Saturday, November 23rd, 2024

Confidently unorthodox

October 5, 2017 by  
Filed under Infield, Second Base, Shortstop, Third Base

“When you catch the ball, use two hands.”  

“On grounders, square up and get in front of the ball.”

“Don’t show-off and flip the ball with your glove.  Take it out with your hand and throw it properly.”

The comments above are certainly in the “old school” camp of baseball coaching.  You can’t go wrong with teaching players at all levels those basic fundamentals and drilling them constantly.  If you do, your players will make more routine plays.  That typically prevents the offensive team from having big innings (3+ runs per inning) and ultimately puts you in a position to win more games and be a good team.

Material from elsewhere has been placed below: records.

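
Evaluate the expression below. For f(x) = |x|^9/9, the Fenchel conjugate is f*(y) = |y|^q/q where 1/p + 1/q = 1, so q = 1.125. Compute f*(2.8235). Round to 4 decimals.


The conjugate exponent q satisfies 1/p + 1/q = 1.
p = 9, so q = 9/(9 - 1) = 1.125
|y|^q = 2.8235^1.125 = 3.2147
f*(2.8235) = 3.2147 / 1.125 = 2.8575


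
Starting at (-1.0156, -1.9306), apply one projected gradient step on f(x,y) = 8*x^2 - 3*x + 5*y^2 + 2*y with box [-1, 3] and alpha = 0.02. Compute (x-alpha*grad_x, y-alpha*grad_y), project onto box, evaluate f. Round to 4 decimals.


Step 1: Compute gradient at (-1.0156, -1.9306).
grad_x = 2*8*-1.0156 - 3 = -19.2496
grad_y = 2*5*-1.9306 + 2 = -17.306
Step 2: Gradient step.
x_raw = -1.0156 - 0.02*-19.2496 = -0.6306
y_raw = -1.9306 - 0.02*-17.306 = -1.5845
Step 3: Project onto [-1, 3].
x_proj = clip(-0.6306) = -0.6306
y_proj = clip(-1.5845) = -1.0
Step 4: Evaluate f.
f(-0.6306, -1.0) = 8.0732


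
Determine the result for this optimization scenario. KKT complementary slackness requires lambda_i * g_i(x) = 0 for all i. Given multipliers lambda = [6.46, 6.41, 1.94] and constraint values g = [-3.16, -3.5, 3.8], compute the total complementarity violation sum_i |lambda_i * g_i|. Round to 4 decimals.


KKT complementary slackness check:
lambda_1 * g_1 = 6.46 * -3.16 = -20.4136
lambda_2 * g_2 = 6.41 * -3.5 = -22.435
lambda_3 * g_3 = 1.94 * 3.8 = 7.372
Total violation = 20.4136 + 22.435 + 7.372 = 50.2206


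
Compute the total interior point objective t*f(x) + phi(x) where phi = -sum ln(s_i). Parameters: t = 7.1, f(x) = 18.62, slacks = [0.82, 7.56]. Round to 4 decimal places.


Step 1: Compute log-barrier.
ln values: [-0.1985, 2.0229]
phi = -(-0.1985 + 2.0229) = -1.8244
Step 2: Compute augmented objective.
t*f(x) = 7.1*18.62 = 132.202
Total = 132.202 - 1.8244 = 130.3776


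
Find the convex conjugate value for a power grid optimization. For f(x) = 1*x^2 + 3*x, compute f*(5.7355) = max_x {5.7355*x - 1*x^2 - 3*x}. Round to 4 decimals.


f*(y) = sup_x {y*x - a*x^2 - b*x} = sup_x {(y-b)*x - a*x^2}
FOC: (y - b) - 2a*x = 0 => x* = (y - b)/(2a)
x* = (5.7355 - 3)/(2*1) = 1.3678
f*(5.7355) = (y-b)^2/(4a) = (5.7355 - 3)^2/(4*1)
= 7.483/4 = 1.8707


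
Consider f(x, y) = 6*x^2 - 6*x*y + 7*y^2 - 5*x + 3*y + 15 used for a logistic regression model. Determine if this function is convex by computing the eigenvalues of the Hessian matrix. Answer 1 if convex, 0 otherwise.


The Hessian of f(x,y) = 6*x^2 - 6*x*y + 7*y^2 - 5*x + 3*y + 15 is:
H = [[12, -6], [-6, 14]]
Trace = 12 + 14 = 26
Determinant = 12*14 - (-6)^2 = 132
Discriminant = (26)^2 - 4*132 = 148.0
Eigenvalues: lambda_1 = 6.9172, lambda_2 = 19.0828
The function is convex.

1


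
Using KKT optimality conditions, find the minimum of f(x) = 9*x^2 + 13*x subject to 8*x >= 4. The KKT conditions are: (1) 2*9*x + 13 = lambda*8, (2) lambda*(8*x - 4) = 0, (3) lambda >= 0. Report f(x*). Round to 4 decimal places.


Step 1: Try lambda = 0 (constraint inactive).
x_unc = -13/(2*9) = -0.7222
Check: 8*-0.7222 = -5.7776 < 4 -- violated!
Step 2: Constraint must be active: 8*x = 4
x* = 4/8 = 0.5
lambda = (2*9*0.5 + 13)/8 = 2.75
Step 3: Compute optimal value.
f(x*) = 9*0.5^2 + 13*0.5 = 8.75


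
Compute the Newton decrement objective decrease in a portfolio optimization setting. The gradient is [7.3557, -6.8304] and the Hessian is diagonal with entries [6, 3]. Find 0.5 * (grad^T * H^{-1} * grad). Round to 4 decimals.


Step 1: H is diagonal, so H^(-1) * g = [1.226, -2.2768].
Step 2: g^T H^(-1) g = sum_i g_i^2 / H_ii
  = (7.3557)^2/6 + (-6.8304)^2/3
  = 9.0177 + 15.5515 = 24.5692
Step 3: Objective decrease = 0.5 * g^T H^(-1) g = 12.2846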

However, I’ve never had an interest in just having my teams be “good.”  A lot of teams are good.  I’ve always wanted my teams to be “great.”  Of course, many coaches are limited to the players they have access to in their school or community teams.  Being able to select the players you want certainly can make “great”  much easier.

However, there are some things you can do as a player and coach that can more quickly turn a good team into a great one and maybe even an average team into a good one.  To do so, you’ll have to be a little unconventional and be willing to step out of your comfort zone.

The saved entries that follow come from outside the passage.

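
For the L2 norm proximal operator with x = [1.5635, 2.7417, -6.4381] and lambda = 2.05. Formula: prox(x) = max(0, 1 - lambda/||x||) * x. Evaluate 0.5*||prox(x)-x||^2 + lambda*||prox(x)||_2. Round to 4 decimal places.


Step 1: Compute ||x||.
||x|| = 7.1701
Step 2: Compute scaling factor.
scale = max(0, 1 - 2.05/7.1701) = 0.7141
Step 3: prox(x) = [1.1165, 1.9578, -4.5974]
||prox(x)|| = 5.1201
Step 4: Proximal objective.
0.5*||prox-x||^2 = 2.1013
lambda*||prox|| = 10.4962
Total = 12.5975


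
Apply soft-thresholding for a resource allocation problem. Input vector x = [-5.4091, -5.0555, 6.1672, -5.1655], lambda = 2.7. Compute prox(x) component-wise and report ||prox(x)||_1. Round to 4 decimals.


Soft-thresholding with lambda = 2.7:
prox(-5.4091) = sign(-5.4091)*max(|-5.4091| - 2.7, 0) = -2.7091
prox(-5.0555) = sign(-5.0555)*max(|-5.0555| - 2.7, 0) = -2.3555
prox(6.1672) = sign(6.1672)*max(|6.1672| - 2.7, 0) = 3.4672
prox(-5.1655) = sign(-5.1655)*max(|-5.1655| - 2.7, 0) = -2.4655
prox(x) = [-2.7091, -2.3555, 3.4672, -2.4655]
||prox(x)||_1 = 2.7091 + 2.3555 + 3.4672 + 2.4655 = 10.9973


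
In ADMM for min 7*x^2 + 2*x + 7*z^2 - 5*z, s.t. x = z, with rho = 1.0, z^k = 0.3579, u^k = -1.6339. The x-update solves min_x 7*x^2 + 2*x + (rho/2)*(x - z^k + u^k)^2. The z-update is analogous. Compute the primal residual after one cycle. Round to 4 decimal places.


ADMM iteration with rho = 1.0, z^k = 0.3579, u^k = -1.6339
Step 1: x-update.
Minimize 7*x^2 + 2*x + (1.0/2)*(x - 0.3579 - 1.6339)^2
FOC: (2*7 + 1.0)*x = -2 + 1.0*(0.3579 + 1.6339)
x^{k+1} = -0.0005
Step 2: z-update.
Minimize 7*z^2 - 5*z + (1.0/2)*(-0.0005 - z - 1.6339)^2
FOC: (2*7 + 1.0)*z = 5 + 1.0*(-0.0005 - 1.6339)
z^{k+1} = 0.2244
Step 3: u-update.
u^{k+1} = -1.6339 - 0.0005 - 0.2244 = -1.8588
Step 4: Primal residual = |-0.0005 - 0.2244| = 0.2249


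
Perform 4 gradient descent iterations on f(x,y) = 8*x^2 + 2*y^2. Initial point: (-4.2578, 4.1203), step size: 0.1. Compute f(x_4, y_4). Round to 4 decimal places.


Gradient descent on f(x,y) = 8*x^2 + 2*y^2.
Starting point: (-4.2578, 4.1203), alpha = 0.1
Step 1: grad_x = 2*8*-4.2578 = -68.1248, grad_y = 2*2*4.1203 = 16.4812
  x_1 = -4.2578 - 0.1*-68.1248 = 2.5547
  y_1 = 4.1203 - 0.1*16.4812 = 2.4722
Step 2: grad_x = 2*8*2.5547 = 40.8749, grad_y = 2*2*2.4722 = 9.8887
  x_2 = 2.5547 - 0.1*40.8749 = -1.5328
  y_2 = 2.4722 - 0.1*9.8887 = 1.4833
Step 3: grad_x = 2*8*-1.5328 = -24.5249, grad_y = 2*2*1.4833 = 5.9332
  x_3 = -1.5328 - 0.1*-24.5249 = 0.9197
  y_3 = 1.4833 - 0.1*5.9332 = 0.89
Step 4: grad_x = 2*8*0.9197 = 14.715, grad_y = 2*2*0.89 = 3.5599
  x_4 = 0.9197 - 0.1*14.715 = -0.5518
  y_4 = 0.89 - 0.1*3.5599 = 0.534
f(-0.5518, 0.534) = 8*(-0.5518)^2 + 2*0.534^2 = 3.0063


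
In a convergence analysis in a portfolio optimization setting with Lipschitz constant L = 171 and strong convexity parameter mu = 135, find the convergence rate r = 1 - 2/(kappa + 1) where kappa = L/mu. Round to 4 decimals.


Step 1: Compute the condition number.
kappa = L/mu = 171/135 = 1.2667
Step 2: Compute the convergence rate.
r = 1 - 2/(kappa + 1) = 1 - 2*mu/(L + mu) = (L - mu)/(L + mu) = 36/306 = 0.1176


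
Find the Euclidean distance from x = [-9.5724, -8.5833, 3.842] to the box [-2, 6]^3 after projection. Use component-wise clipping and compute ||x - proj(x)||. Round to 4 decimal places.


Project each component onto [-2, 6].
clip(-9.5724) = -2.0, clip(-8.5833) = -2.0, clip(3.842) = 3.842
Projection = [-2.0, -2.0, 3.842]
Squared diffs: [57.3412, 43.3398, 0.0]
Distance = sqrt(100.681) = 10.034


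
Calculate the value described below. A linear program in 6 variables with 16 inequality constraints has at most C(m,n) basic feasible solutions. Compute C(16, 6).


Each vertex corresponds to some choice of n active constraints out of m, so the number of vertices is at most C(m, n) = m! / (n!(m-n)!).
m = 16, n = 6
Numerator: 16 * 15 * 14 * 13 * 12 * 11
Denominator: 6! = 720
C(16, 6) = 8008


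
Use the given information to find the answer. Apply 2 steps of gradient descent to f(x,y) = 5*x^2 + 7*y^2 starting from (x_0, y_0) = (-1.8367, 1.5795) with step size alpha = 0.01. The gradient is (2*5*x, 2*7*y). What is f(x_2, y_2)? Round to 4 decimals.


Gradient descent on f(x,y) = 5*x^2 + 7*y^2.
Starting point: (-1.8367, 1.5795), alpha = 0.01
Step 1: grad_x = 2*5*-1.8367 = -18.367, grad_y = 2*7*1.5795 = 22.113
  x_1 = -1.8367 - 0.01*-18.367 = -1.653
  y_1 = 1.5795 - 0.01*22.113 = 1.3584
Step 2: grad_x = 2*5*-1.653 = -16.5303, grad_y = 2*7*1.3584 = 19.0172
  x_2 = -1.653 - 0.01*-16.5303 = -1.4877
  y_2 = 1.3584 - 0.01*19.0172 = 1.1682
f(-1.4877, 1.1682) = 5*(-1.4877)^2 + 7*1.1682^2 = 20.6195


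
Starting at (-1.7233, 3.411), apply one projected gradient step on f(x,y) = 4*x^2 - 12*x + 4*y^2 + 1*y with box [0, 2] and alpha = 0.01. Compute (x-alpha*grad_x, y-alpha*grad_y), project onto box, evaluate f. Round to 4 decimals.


Step 1: Compute gradient at (-1.7233, 3.411).
grad_x = 2*4*-1.7233 - 12 = -25.7864
grad_y = 2*4*3.411 + 1 = 28.288
Step 2: Gradient step.
x_raw = -1.7233 - 0.01*-25.7864 = -1.4654
y_raw = 3.411 - 0.01*28.288 = 3.1281
Step 3: Project onto [0, 2].
x_proj = clip(-1.4654) = 0.0
y_proj = clip(3.1281) = 2.0
Step 4: Evaluate f.
f(0.0, 2.0) = 18.0


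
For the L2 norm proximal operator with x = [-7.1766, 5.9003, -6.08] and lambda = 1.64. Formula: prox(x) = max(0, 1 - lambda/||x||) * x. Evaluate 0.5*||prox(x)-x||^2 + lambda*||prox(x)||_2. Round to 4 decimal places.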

In the area of fielding, this may involve doing some drills that go against traditional orthodoxy as listed above – using two hands, square up, etc.

Here are several unorthodox drills that my teams have done with very good results.

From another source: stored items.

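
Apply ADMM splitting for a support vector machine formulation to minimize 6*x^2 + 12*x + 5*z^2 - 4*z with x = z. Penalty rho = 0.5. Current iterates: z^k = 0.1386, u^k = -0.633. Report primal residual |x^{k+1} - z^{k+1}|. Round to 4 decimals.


ADMM iteration with rho = 0.5, z^k = 0.1386, u^k = -0.633
Step 1: x-update.
Minimize 6*x^2 + 12*x + (0.5/2)*(x - 0.1386 - 0.633)^2
FOC: (2*6 + 0.5)*x = -12 + 0.5*(0.1386 + 0.633)
x^{k+1} = -0.9291
Step 2: z-update.
Minimize 5*z^2 - 4*z + (0.5/2)*(-0.9291 - z - 0.633)^2
FOC: (2*5 + 0.5)*z = 4 + 0.5*(-0.9291 - 0.633)
z^{k+1} = 0.3066
Step 3: u-update.
u^{k+1} = -0.633 - 0.9291 - 0.3066 = -1.8687
Step 4: Primal residual = |-0.9291 - 0.3066| = 1.2357


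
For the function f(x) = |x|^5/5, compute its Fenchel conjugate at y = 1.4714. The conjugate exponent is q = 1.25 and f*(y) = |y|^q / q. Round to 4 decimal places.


The conjugate exponent q satisfies 1/p + 1/q = 1.
p = 5, so q = 5/(5 - 1) = 1.25
|y|^q = 1.4714^1.25 = 1.6206
f*(1.4714) = 1.6206 / 1.25 = 1.2964


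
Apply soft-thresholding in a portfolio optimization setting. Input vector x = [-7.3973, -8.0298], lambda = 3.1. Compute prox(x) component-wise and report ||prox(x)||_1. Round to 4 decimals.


Soft-thresholding with lambda = 3.1:
prox(-7.3973) = sign(-7.3973)*max(|-7.3973| - 3.1, 0) = -4.2973
prox(-8.0298) = sign(-8.0298)*max(|-8.0298| - 3.1, 0) = -4.9298
prox(x) = [-4.2973, -4.9298]
||prox(x)||_1 = 4.2973 + 4.9298 = 9.2271


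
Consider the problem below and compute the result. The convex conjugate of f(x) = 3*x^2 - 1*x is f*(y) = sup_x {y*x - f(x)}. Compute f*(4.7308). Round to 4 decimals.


f*(y) = sup_x {y*x - a*x^2 - b*x} = sup_x {(y-b)*x - a*x^2}
FOC: (y - b) - 2a*x = 0 => x* = (y - b)/(2a)
x* = (4.7308 + 1)/(2*3) = 0.9551
f*(4.7308) = (y-b)^2/(4a) = (4.7308 + 1)^2/(4*3)
= 32.8421/12 = 2.7368


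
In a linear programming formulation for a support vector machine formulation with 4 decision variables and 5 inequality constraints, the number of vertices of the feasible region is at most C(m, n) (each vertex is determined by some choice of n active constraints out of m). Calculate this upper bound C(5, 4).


Each vertex corresponds to some choice of n active constraints out of m, so the number of vertices is at most C(m, n) = m! / (n!(m-n)!).
m = 5, n = 4
Numerator: 5 * 4 * 3 * 2
Denominator: 4! = 24
C(5, 4) = 5


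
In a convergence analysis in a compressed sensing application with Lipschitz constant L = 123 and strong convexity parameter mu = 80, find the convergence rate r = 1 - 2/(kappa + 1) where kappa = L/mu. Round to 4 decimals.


Step 1: Compute the condition number.
kappa = L/mu = 123/80 = 1.5375
Step 2: Compute the convergence rate.
r = 1 - 2/(kappa + 1) = 1 - 2*mu/(L + mu) = (L - mu)/(L + mu) = 43/203 = 0.2118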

One handed fielding and catching.  To become a great fielder involves making your glove feel as if it is an extension of your arm as opposed to a tool placed on your hand.  The way you get there is to do as many one-handed catching and fielding drills as possible.  Master one-handed fielding and two-handed fielding becomes a piece of cake.  It also gives you a much better advantage when you have to move left or right to make glove side catches or backhands.  Players really can only make those plays one-handed so the dilemma becomes … How do we expect them to do it if they rarely practice them?  Add a lot more one-handed drills to your practice routines and you may be surprised how much better your fielders get. 

Don’t let them get in front of the ball.  I am convinced that one of the big reasons why young players have such a hard time fielding balls to their backhand side is because coaches spend most their time hitting balls right at fielders while harping on them to “get in front of the ball.”  As a result, players grow up thinking that to backhand the ball means to be lazy.  Although this is the case in some situations, great players know that backhanding some balls is preferential to getting in front of them.  Even if they could, in fact, get in front of it.  

My teams do a tremendous amount of backhand and forehand drills.  All this (one-handed) work to both sides will more closely replicate the balls they will get during the game.  Rarely will players get balls hit directly at them.  They will have to move.  

Good players get in front of virtually all ground balls and make most of the plays.  Unfortunately, when they get a ball that must be backhanded, they often flub it.  Great fielders have very high confidence in their ability to backhand and forehand grounders.  They tend to get to more ground balls because their focus is getting straight to the ball hit to their left or right instead of circling around it. 

Being great at backhands and forehands along with squaring up to balls when appropriate gives great fielders more options that can be selected to fit each type of grounder.

As I’ve said a billion times before, when you get older, the game gets faster.  Teaching fielders to be “confidently unorthodox” at a young age can help them better match the speed of the game as they get older.

One comment on “Confidently unorthodox

  1. Coach,

    Could not agree more. For very young players (<8) teaching them to use two hands and get in front of the ball allows them to build confidence. Starting at about age 8, we want one handed catches (thumb down – fingers up) when playing catch because that is the way 90% of their catches are going to be in a normal game. Catch the ball at first base… one hand. Catch the ball at 2nd on a throw down on a stolen base… one hand. Catch a ball hit over your head in the outfield… one hand. Catch the ball while turning a double play… one hand. Play catcher…. you get the point!

    For ground balls, we use Ron Washington's hand drill (posted everywhere on the internet now days) and it works in front, with two hands, and then works both one handed forehand and backhand that uses single hand.

    When doing ground ball work, we try to hit the ball to either side when working our infielders. When doing agility work, we constantly have them moving to either side to receive the ball. When the player can get around the ball and square up, great, otherwise we want them fielding the ball going through it with a single hand.

    Buck Showalter did an interview a few years back where he said he thought youth players should be learning to catch the ball with one hand. He said, a first baseman will catch the ball 100% of the time with one hand and most of the time an outfielder will need to catch the ball with one hand to maximize their extension to reach the ball. Far smarter man than me so I listened (even though we were already teaching single hand catching).